The Day of the Beast’s Myspace page accurately describes the band as “a dark and aggressive sounding thrash metal band with mild death and black metal undertones”. The band's blistering satanic thrash reminds me quite a bit of The Crown, but the raspy, black metal styled vocals and flair for melody also strongly recall Destroyer 666. While originality is obviously not their strong suit, The Day of the Beast perform some enjoyable thrash and mix in enough modern sounds to avoid sounding like an eighties throwback. The drumming, for instance, features plenty of double bass and even the occasional blast beat, and the guitarists spice up the staccato thrash riffs with some tremolo picked melodies. The pacing is predominantly brisk as befits a thrash album, but the band slows down for some mid-paced grooves as in the intro to “The Crawling Chaos” and the occasional melodic interlude, such as the serpentine lead lines in “He Who Shuns the Light”. The overall performance is tight and powerful; the band has the ability to lock in and drive the notes home giving the songs a sense of perpetual forward motion like a tank tread constantly churning up the ground.

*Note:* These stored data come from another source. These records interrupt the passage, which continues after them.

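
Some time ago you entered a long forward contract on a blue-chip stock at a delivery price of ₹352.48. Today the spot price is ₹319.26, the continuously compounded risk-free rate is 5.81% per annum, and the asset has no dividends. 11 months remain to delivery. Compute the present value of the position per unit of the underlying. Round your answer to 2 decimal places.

-₹14.94

Current fair forward for the remaining 11 months: F = S·e^(r·T), r = 0.0581
F = 319.26 · e^(0.0581 × 11/12) = 319.26 × 1.054702 = 336.7242
Value of long forward = (F − K)·e^(−rT) = (336.7242 − 352.48) · e^(−0.0581·11/12)
= -15.7558 × 0.948135 = -14.94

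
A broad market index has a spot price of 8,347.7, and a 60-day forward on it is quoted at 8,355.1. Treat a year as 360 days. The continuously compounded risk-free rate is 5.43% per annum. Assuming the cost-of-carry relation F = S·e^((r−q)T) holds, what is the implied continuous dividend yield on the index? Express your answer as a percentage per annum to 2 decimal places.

4.90%

From F = S·e^((r−q)T): (r − q) = ln(F/S)/T
ln(8355.1/8347.7) = ln(1.000886) = 0.000886
(r − q) = 0.000886 / (60/360) = 0.005316
q = r − ln(F/S)/T = 0.0543 − 0.005316 = 0.048984
q = 4.90%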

The Day of the Beast’s main weakness stems from the fact that it is 2008 and they are playing thrash. Even the death and black metal elements the band adds to their sound cannot hide the fact that any one with a basic knowledge of metal has heard most these riffs before. The vocals are also a bit of a problem as the necessarily limited range of the black metal rasp and the fact that the singer uses a similar cadence on each track tends to make the songs run together.
Thrash bands are a dime a dozen these days, but I give credit to The Day of the Beast for trying to stand out from the pack by adding some more modern elements to their sound and there is no denying that they play with conviction. If there is a hole in your soul where The Crown used to live, The Day of the Beast just might fill it.